Black Orchid, as its name promises to deliver, is a dark voluptuous perfume with all the attributes necessary to become the scent of choice of a film noir femme fatale. The perfume seems to play, from the onset, with the evocation of disquieting shadows projected on the wall of a passion crime scene and makes us enter a universe replete with seething sensuality, foreboding and mystery. It is beautifully rare, both dark and unexpectedly green, heavy and fresh perfume with gourmand and even slightly offensive overtones.
The action of the perfume on the wearer is both dramatic and subtle. Black Orchid by Tom Ford initially imposes its presence with the help of what could be described as a shock-and-awe tactic. It then slowly ensnares you to the point of making you forget it just barely, a few hours ago, entered your life.

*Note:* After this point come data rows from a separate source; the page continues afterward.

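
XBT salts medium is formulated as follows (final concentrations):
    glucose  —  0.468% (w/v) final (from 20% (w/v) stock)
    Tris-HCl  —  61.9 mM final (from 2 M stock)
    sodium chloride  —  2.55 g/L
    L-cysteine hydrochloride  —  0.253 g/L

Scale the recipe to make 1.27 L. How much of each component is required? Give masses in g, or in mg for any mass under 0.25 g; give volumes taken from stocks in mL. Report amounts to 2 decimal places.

glucose 29.72 mL; Tris-HCl 39.31 mL; sodium chloride 3.24 g; L-cysteine hydrochloride 0.32 g

Working volume: 1.27 L.
glucose: V = C2·V2/C1 = 0.468% ÷ 20% × 1270 mL = 29.72 mL
Tris-HCl: dilute stock: 61.9 mM × 1270 mL ÷ 2000 mM = 39.31 mL
sodium chloride: 2.55 g/L × 1.27 L = 3.24 g
L-cysteine hydrochloride: 0.253 g/L × 1.27 L = 0.32 g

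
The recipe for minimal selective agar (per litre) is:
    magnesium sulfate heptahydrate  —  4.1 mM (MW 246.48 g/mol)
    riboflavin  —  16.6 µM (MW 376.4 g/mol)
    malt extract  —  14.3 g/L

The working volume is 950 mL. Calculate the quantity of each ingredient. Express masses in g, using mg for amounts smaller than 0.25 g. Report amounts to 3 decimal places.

magnesium sulfate heptahydrate 0.960 g; riboflavin 5.936 mg; malt extract 13.585 g

Target volume = 950 mL = 0.95 L.
magnesium sulfate heptahydrate: 4.1 mmol/L × 246.48 g/mol × 0.95 L ÷ 1000 = 0.960 g
riboflavin: 16.6 µmol/L × 376.4 g/mol × 0.95 L ÷ 1000 = 5.936 mg
malt extract: 14.3 g/L × 0.95 L = 13.585 g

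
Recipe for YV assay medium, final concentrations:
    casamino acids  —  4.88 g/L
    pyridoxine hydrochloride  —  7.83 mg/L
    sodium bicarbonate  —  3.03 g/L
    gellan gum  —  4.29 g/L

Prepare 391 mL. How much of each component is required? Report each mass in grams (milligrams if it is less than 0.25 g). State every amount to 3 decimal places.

casamino acids 1.908 g; pyridoxine hydrochloride 3.062 mg; sodium bicarbonate 1.185 g; gellan gum 1.677 g

Working volume: 391 mL = 0.391 L.
casamino acids: 4.88 g/L × 0.391 L = 1.908 g
pyridoxine hydrochloride: 7.83 mg/L × 0.391 L = 3.062 mg
sodium bicarbonate: 3.03 g/L × 0.391 L = 1.185 g
gellan gum: 4.29 g/L × 0.391 L = 1.677 g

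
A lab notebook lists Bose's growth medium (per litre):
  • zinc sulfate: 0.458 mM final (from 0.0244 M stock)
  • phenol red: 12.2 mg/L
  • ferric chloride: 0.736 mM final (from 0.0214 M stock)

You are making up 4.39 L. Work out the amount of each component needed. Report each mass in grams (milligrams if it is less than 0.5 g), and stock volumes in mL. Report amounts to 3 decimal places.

zinc sulfate 82.402 mL; phenol red 53.558 mg; ferric chloride 150.983 mL

Working volume: 4.39 L.
zinc sulfate: C1V1 = C2V2 → 0.458 mM × 4390 mL ÷ 24.4 mM = 82.402 mL
phenol red: 12.2 mg/L × 4.39 L = 53.558 mg
ferric chloride: C1V1 = C2V2 → 0.736 mM × 4390 mL ÷ 21.4 mM = 150.983 mL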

This is quintessentially what a real femme fatale is supposed to do. It is also what a dream come true may feel like, one moment foreign, the next, intensely familiar. The perfume thus plays adroitly with conventions and expectations as it starts en force with heavy top notes and moves on to fresher, greener and even ozone-like and citrus-y undertones towards the end all the while preserving its dark character.
The perfume interestingly enough seems to reverse the classic order of perception of notes. A base notes impression, paradoxically, appears first followed by lighter notes and then even more high-pitched ones in the dry-down. It seems to be suggesting that the consenting victim who will inhale this scent will be similarly turned inside out like a glove.
The fragrance includes top notes of French jasmine, black gardenia, truffle, Ylang-ylang, Bergamot, mandarin and effervescent citrus. The heart is composed of a Tom Ford black orchid, spicy floral orchid accords and lotus wood. The dry-down features notes of Patchouli, incense, amber, sandalwood, and vanilla tears.
As a designer interested in perfumes, Tom Ford demonstrates, to me at least, that he possesses a signature and a vision that he is eminently capable of transcribing into scents. The parallel with French perfume designers imposes itself more vividly to my mind now with Black Orchid.
Perhaps an American touch is revealed in a taste for the crisp and the clean that surfaces in Black Orchid piercing through the seemingly deleterious fumes of the beginning. In other words, the ending is happily optimistic, restores social order and the perfume is thus more conventional and easier to live with than what the potentially disturbing opening suggested.
The inferno of the jungle and human excess may be suggested but we end up with a long sip of tastefully chilled white wine, whiffs of redemptive religious incense, and a very cinematic and safe ending.